What a balm, then, to watch Wheeldon’s After the Rain, with Yuan Yuan Tan as much our focal point as her partner Luke Ingham. Tan at 25 years with the company remains the most stunning figure on its stage, graceful and daring, and her skill as a ballerina is equaled by her ability to act, to wordlessly step into any character of her choosing and make it real. Here, she’s in a private space, probably a bedroom, in a salmon-pink leotard, curling trustingly around Ingham, lifted and turned, her hair streaming, her body at ease but filled with the stilled attention that makes us want to know what she’ll do next. Ingham, a graceful and gracious dancer, seems to relish his supportive role, which just shows how intelligent a partner he is.
The bright and blithe tutu pas de deux Soirees Musicales, with Misa Kuranaga trading pyrotechnics with Angelo Greco, to music by Benjamin Britten, was its gasp-inducing, solidly Classical self. Each difficult-to-nigh-impossible passage, from pirouette to grand jeté and back again, seemed perfectly framed, each move a delightful memory.
As for the evening’s main courses, the Welch Bespoke speaks louder than it did at its premiere. One has the impression of being in a rehearsal hall with people who all know each other, and the music, well. That it’s set to two achingly familiar Bach violin concertos — A-Minor and G-Major, played by Cordula Merks — is in its favor. With the exception of a nasty spill by the principal dancer Frances Chung, who recovered in the fashion of a true trouper, the ensemble work seemed as natural as breathing, almost anthem-like, but in the liveliest, most exploratory of ways. Standout performances came from Mathilde Froustey, whose ballerina-ness gives special life to each move, and Wei Wang, whose virtuosic solo of leaps and spins was both witty and gutsy.
Morris’s crowd-pleasing Sandpaper Ballet, set audaciously to a medley of Leroy Anderson tunes, has never been performed better by the giant ensemble of 25, in their twerpy cheerleader-like outfits of green, right down to their built-in green gloves (thanks to Isaac Mizrahi). But there’s something in it that feels darker now than in 1999, and I was tempted to buttonhole Morris and ask him if he noticed it too.

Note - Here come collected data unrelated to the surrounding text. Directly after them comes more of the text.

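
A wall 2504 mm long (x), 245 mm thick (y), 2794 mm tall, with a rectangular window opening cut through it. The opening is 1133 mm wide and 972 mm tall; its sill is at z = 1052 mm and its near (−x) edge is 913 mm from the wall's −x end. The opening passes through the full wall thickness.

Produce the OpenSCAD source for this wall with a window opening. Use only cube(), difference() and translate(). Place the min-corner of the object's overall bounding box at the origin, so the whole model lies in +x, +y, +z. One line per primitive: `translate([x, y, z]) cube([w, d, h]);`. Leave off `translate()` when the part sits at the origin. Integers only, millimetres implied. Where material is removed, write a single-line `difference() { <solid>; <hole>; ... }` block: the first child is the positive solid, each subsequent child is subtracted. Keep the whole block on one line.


difference() { cube([2504, 245, 2794]); translate([913, 0, 1052]) cube([1133, 245, 972]); }


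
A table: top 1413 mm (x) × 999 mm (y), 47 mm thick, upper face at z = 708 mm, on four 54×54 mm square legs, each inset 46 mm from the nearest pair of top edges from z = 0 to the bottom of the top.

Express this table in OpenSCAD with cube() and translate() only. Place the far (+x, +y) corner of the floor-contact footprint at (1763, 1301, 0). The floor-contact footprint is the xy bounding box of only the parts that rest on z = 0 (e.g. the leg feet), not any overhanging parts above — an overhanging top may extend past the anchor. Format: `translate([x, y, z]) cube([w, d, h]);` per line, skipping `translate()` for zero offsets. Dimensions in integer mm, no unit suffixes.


translate([396, 348, 661]) cube([1413, 999, 47]);
translate([442, 394, 0]) cube([54, 54, 661]);
translate([1709, 394, 0]) cube([54, 54, 661]);
translate([442, 1247, 0]) cube([54, 54, 661]);
translate([1709, 1247, 0]) cube([54, 54, 661]);


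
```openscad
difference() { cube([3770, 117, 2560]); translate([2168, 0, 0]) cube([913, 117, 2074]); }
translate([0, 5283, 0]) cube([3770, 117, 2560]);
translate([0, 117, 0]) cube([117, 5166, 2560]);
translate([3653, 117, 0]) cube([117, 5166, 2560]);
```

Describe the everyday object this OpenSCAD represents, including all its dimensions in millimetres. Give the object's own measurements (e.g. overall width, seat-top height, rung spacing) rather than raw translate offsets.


A single room: four walls, each 2560 mm tall and 117 mm thick, enclosing an outside footprint 3770×5400 mm (x × y), no floor or roof. The front and back walls (−y and +y sides) run the full x-width; the side walls fit between their inner faces. A door opening 913 mm wide and 2074 mm tall is cut through the front wall from the floor up, its −x edge 2168 mm from the wall's −x end.


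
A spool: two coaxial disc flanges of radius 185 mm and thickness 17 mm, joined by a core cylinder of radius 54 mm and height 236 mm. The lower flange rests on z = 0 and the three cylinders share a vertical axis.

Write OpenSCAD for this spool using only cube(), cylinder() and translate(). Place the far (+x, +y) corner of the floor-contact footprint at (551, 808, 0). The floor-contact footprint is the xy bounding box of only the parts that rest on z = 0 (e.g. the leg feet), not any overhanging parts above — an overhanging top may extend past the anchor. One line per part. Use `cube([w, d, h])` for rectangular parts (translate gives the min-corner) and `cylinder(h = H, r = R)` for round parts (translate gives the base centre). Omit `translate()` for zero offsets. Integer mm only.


translate([366, 623, 0]) cylinder(h = 17, r = 185);
translate([366, 623, 17]) cylinder(h = 236, r = 54);
translate([366, 623, 253]) cylinder(h = 17, r = 185);


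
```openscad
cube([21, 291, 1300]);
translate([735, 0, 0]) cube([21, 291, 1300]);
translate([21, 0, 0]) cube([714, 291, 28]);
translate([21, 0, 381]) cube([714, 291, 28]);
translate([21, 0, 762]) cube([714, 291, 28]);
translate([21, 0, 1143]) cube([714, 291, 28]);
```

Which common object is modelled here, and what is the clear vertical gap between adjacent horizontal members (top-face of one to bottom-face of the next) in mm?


A bookshelf. The clear shelf gap is 353 mm.

Two tall side panels with 4 horizontal boards between them — a bookshelf. The first two shelf undersides are at z = 0 and z = 381; with shelf thickness 28, the clear gap is 381 − 0 − 28 = 353 mm.


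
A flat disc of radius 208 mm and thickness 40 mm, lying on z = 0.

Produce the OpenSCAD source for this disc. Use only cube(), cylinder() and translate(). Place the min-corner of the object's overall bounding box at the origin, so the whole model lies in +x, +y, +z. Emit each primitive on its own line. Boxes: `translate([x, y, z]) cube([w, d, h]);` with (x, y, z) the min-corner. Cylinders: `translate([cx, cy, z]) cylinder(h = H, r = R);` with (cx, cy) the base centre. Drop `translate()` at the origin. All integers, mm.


translate([208, 208, 0]) cylinder(h = 40, r = 208);


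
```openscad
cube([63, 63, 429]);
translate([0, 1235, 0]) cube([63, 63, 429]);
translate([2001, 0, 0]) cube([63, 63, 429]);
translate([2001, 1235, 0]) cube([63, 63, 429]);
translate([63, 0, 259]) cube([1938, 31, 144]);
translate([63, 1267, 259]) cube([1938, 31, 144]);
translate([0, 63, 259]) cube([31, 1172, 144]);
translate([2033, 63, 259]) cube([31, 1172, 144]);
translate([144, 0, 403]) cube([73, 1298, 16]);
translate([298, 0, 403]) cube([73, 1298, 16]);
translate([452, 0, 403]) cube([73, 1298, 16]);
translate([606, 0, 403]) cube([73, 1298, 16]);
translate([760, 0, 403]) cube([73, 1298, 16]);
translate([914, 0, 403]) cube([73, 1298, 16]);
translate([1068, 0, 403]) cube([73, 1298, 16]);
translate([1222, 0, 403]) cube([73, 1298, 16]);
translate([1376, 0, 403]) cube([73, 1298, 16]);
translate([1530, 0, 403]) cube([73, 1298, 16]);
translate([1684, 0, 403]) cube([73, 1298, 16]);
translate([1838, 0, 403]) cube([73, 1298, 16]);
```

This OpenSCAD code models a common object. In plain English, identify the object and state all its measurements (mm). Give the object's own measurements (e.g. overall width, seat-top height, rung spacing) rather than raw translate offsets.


A bed frame 2064 mm long (x) by 1298 mm wide (y). Four 63×63 mm corner posts, 429 mm tall, at the corners of the footprint. Four rails of 31 mm thickness and 144 mm height run between adjacent posts with their undersides at z = 259 mm, their outer faces flush with the outside of the frame (the two x-running rails run between the posts' inner faces; the two y-running rails run between the posts' inner faces). 12 slats, each 73 mm wide (x) and 16 mm thick, lie across the top of the two x-running rails, running the full 1298 mm width of the frame in y; along x they sit between the end posts with a 81 mm gap after the −x posts and between neighbouring slats, leaving 90 mm before the +x posts.


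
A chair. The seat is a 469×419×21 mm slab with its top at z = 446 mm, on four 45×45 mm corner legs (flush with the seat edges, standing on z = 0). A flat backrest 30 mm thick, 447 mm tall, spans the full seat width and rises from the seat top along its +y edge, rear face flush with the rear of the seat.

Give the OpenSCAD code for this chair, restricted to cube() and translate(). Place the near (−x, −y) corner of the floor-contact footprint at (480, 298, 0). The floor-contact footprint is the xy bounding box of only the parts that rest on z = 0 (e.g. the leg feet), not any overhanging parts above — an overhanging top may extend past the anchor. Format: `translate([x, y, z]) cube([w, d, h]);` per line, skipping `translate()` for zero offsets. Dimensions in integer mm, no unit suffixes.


// leg_h = 446 - 21 = 425
translate([480, 298, 425]) cube([469, 419, 21]);
translate([480, 298, 0]) cube([45, 45, 425]);
translate([904, 298, 0]) cube([45, 45, 425]);
translate([480, 672, 0]) cube([45, 45, 425]);
translate([904, 672, 0]) cube([45, 45, 425]);
translate([480, 687, 446]) cube([469, 30, 447]);


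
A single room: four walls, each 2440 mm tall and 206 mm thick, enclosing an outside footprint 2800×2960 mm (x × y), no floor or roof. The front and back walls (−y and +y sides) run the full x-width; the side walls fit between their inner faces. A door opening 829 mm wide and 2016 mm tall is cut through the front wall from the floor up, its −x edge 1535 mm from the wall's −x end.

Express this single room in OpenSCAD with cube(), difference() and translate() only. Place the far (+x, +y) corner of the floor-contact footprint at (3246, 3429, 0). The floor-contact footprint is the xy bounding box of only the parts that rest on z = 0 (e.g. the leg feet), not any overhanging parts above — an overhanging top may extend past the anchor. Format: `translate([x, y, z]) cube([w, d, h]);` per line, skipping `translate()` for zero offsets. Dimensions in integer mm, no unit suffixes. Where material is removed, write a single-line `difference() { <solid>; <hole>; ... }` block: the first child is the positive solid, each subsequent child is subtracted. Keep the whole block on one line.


difference() { translate([446, 469, 0]) cube([2800, 206, 2440]); translate([1981, 469, 0]) cube([829, 206, 2016]); }
translate([446, 3223, 0]) cube([2800, 206, 2440]);
translate([446, 675, 0]) cube([206, 2548, 2440]);
translate([3040, 675, 0]) cube([206, 2548, 2440]);


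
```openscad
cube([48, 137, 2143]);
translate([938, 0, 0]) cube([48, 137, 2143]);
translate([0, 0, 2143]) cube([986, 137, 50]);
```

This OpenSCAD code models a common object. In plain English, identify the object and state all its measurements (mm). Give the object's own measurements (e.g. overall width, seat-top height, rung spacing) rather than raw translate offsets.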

The perkier the dancers looked — the pony-tailed prancing horsey set of “Sleigh Ride,” the cheerily meticulous mechanicals of “Syncopated Clock,” the willing carriage-throwers of “The Typewriter,” the grinning, lockstepping mass of them (oh, there were a couple of human-interaction moments, but you could almost miss them), the more worrisome it seemed.
Anderson, a stalwart creator of earworms in the 1940s and ’50s, loomed large in America. Then as now, he seemed of a piece with TV variety shows, Ralph Kramden, Madison Avenue, Father Knows Best, and, in the blazing, alienating light of today, Madmen.

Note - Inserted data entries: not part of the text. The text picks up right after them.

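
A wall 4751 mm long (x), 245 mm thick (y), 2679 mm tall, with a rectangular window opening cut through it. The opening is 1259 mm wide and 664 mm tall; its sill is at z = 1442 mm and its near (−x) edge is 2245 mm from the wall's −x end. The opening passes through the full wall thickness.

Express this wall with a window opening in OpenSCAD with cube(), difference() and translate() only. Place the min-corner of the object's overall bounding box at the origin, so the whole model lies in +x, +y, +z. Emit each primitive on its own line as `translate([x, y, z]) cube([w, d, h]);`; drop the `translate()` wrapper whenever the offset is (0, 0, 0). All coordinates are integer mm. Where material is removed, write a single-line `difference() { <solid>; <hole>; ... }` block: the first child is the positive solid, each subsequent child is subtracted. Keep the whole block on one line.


difference() { cube([4751, 245, 2679]); translate([2245, 0, 1442]) cube([1259, 245, 664]); }


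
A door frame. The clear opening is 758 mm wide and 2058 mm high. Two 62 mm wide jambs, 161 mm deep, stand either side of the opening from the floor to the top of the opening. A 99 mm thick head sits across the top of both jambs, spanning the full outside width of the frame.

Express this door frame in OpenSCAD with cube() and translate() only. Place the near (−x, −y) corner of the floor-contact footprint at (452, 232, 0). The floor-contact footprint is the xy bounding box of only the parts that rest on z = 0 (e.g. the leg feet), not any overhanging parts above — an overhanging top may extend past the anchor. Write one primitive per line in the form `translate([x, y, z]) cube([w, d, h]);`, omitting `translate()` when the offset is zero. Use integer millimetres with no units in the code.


translate([452, 232, 0]) cube([62, 161, 2058]);
translate([1272, 232, 0]) cube([62, 161, 2058]);
translate([452, 232, 2058]) cube([882, 161, 99]);


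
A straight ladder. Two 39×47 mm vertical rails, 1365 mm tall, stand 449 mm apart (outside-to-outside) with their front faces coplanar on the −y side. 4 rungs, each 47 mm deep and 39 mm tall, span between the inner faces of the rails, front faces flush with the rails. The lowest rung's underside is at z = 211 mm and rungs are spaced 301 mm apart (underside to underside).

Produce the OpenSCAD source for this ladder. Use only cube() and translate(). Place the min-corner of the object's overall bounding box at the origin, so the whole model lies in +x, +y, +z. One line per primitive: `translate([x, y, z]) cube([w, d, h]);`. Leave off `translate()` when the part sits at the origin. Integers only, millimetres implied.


cube([39, 47, 1365]);
translate([410, 0, 0]) cube([39, 47, 1365]);
translate([39, 0, 211]) cube([371, 47, 39]);
translate([39, 0, 512]) cube([371, 47, 39]);
translate([39, 0, 813]) cube([371, 47, 39]);
translate([39, 0, 1114]) cube([371, 47, 39]);


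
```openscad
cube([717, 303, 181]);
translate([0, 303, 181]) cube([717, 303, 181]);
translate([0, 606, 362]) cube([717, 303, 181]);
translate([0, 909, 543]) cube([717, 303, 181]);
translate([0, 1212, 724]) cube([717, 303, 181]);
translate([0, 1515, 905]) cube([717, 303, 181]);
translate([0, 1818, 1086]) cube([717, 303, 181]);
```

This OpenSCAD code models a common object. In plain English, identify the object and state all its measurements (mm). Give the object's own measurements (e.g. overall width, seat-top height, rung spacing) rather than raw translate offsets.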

But back in the day (nearly a decade before the Beatles), our junior-high music teacher (music classes were still solidly part of New York’s public-school curriculum), a blue-eyed Midwesterner with a brush cut and a skinny black tie, reverently held forth on Leroy Anderson, playing his clickety-clacking Americana for an entire school period as he never had for Copland or Bernstein or even Ferde Grofé.

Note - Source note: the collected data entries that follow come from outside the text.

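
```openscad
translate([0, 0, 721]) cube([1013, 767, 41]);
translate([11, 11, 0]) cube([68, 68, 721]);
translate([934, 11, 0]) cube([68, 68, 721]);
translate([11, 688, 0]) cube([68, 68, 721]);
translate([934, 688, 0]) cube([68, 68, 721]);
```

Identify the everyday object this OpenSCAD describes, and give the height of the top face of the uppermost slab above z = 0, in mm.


A table. The table height is 762 mm.

A 1013×767×41 slab sits at z = 721 on four 68 mm square posts — a table. The top surface is at 721 + 41 = 762 mm.


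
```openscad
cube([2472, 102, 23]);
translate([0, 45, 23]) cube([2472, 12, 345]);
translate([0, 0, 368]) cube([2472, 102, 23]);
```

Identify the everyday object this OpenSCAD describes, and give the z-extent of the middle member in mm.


An I-beam. The web height is 345 mm.

Two wide flanges with a thin centred web — an I-beam. Overall 391 mm minus two 23 mm flanges gives a web of 391 − 2·23 = 345 mm.


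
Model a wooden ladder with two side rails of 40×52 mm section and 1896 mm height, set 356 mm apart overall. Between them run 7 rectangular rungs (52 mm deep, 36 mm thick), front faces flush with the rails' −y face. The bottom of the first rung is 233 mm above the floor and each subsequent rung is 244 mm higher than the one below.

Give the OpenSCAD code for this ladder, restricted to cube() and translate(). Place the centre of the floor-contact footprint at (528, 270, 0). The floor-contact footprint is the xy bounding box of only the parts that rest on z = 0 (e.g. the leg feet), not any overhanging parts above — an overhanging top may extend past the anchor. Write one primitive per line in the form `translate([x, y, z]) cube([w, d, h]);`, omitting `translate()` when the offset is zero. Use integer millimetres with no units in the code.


translate([350, 244, 0]) cube([40, 52, 1896]);
translate([666, 244, 0]) cube([40, 52, 1896]);
translate([390, 244, 233]) cube([276, 52, 36]);
translate([390, 244, 477]) cube([276, 52, 36]);
translate([390, 244, 721]) cube([276, 52, 36]);
translate([390, 244, 965]) cube([276, 52, 36]);
translate([390, 244, 1209]) cube([276, 52, 36]);
translate([390, 244, 1453]) cube([276, 52, 36]);
translate([390, 244, 1697]) cube([276, 52, 36]);


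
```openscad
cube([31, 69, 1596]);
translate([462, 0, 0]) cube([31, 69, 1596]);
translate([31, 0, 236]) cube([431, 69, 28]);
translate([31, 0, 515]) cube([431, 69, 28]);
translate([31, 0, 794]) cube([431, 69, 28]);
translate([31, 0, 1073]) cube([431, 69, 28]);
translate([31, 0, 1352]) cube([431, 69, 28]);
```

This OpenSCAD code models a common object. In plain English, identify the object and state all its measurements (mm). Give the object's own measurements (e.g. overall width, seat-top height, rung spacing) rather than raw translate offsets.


A straight ladder. Two 31×69 mm vertical rails, 1596 mm tall, stand 493 mm apart (outside-to-outside) with their front faces coplanar on the −y side. 5 rungs, each 69 mm deep and 28 mm tall, span between the inner faces of the rails, front faces flush with the rails. The lowest rung's underside is at z = 236 mm and rungs are spaced 279 mm apart (underside to underside).


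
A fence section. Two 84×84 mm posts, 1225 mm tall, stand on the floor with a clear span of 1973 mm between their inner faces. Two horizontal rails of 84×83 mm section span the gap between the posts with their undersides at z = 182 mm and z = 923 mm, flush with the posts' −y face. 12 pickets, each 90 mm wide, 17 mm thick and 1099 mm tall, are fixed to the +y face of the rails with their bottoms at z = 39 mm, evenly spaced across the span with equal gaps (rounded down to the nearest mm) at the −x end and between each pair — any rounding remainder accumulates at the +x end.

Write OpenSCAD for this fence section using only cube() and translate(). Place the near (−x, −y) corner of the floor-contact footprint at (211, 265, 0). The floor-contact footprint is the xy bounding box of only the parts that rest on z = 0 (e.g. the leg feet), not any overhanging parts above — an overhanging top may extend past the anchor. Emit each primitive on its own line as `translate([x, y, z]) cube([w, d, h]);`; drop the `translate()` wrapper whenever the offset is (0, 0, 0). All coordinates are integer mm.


translate([211, 265, 0]) cube([84, 84, 1225]);
translate([2268, 265, 0]) cube([84, 84, 1225]);
translate([295, 265, 182]) cube([1973, 84, 83]);
translate([295, 265, 923]) cube([1973, 84, 83]);
translate([363, 349, 39]) cube([90, 17, 1099]);
translate([521, 349, 39]) cube([90, 17, 1099]);
translate([679, 349, 39]) cube([90, 17, 1099]);
translate([837, 349, 39]) cube([90, 17, 1099]);
translate([995, 349, 39]) cube([90, 17, 1099]);
translate([1153, 349, 39]) cube([90, 17, 1099]);
translate([1311, 349, 39]) cube([90, 17, 1099]);
translate([1469, 349, 39]) cube([90, 17, 1099]);
translate([1627, 349, 39]) cube([90, 17, 1099]);
translate([1785, 349, 39]) cube([90, 17, 1099]);
translate([1943, 349, 39]) cube([90, 17, 1099]);
translate([2101, 349, 39]) cube([90, 17, 1099]);


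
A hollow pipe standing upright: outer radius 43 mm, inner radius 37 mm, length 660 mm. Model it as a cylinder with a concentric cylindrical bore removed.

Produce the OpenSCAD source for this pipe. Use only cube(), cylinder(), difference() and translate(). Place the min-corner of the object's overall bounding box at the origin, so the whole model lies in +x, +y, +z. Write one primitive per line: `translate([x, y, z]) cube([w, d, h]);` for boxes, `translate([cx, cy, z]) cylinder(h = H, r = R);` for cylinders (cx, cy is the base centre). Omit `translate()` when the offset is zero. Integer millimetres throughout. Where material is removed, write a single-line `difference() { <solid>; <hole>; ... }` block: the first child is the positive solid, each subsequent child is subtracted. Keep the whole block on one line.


difference() { translate([43, 43, 0]) cylinder(h = 660, r = 43); translate([43, 43, 0]) cylinder(h = 660, r = 37); }


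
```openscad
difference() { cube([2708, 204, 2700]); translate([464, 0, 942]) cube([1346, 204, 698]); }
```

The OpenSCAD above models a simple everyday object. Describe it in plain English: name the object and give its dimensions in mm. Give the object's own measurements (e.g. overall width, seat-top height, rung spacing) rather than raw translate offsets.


A wall 2708 mm long (x), 204 mm thick (y), 2700 mm tall, with a rectangular window opening cut through it. The opening is 1346 mm wide and 698 mm tall; its sill is at z = 942 mm and its near (−x) edge is 464 mm from the wall's −x end. The opening passes through the full wall thickness.


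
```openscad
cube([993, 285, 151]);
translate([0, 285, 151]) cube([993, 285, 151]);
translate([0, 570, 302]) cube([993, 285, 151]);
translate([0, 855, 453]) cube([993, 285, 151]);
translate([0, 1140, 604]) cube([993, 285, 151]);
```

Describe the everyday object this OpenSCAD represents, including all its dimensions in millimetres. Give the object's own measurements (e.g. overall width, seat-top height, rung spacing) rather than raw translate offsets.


A straight staircase of 5 solid steps. Each step is 993 mm wide (x), 285 mm deep (y, the going) and 151 mm tall (the rise). The first step rests on the floor; each subsequent step sits one going further in +y and one rise higher in +z, directly behind and above the previous step with no overlap.


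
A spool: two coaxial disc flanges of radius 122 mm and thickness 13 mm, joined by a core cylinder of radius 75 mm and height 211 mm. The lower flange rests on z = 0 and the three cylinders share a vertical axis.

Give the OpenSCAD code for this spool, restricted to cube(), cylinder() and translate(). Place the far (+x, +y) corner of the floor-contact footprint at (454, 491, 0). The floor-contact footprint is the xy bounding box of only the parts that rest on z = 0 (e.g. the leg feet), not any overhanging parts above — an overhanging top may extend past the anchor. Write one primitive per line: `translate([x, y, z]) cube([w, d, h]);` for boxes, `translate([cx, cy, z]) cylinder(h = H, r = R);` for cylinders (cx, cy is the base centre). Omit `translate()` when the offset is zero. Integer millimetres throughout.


translate([332, 369, 0]) cylinder(h = 13, r = 122);
translate([332, 369, 13]) cylinder(h = 211, r = 75);
translate([332, 369, 224]) cylinder(h = 13, r = 122);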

Anderson was fun, an easy sell, and maybe our teacher thought we wouldn’t be able to understand those other guys. And maybe we didn’t understand Leroy Anderson either, or aren’t understanding him now. If Mark Morris, whose brilliance, sense of fun, and cynicism has created some of the best ballets of the last 30-odd years, has anything to say about any of this, it would be great to hear from him.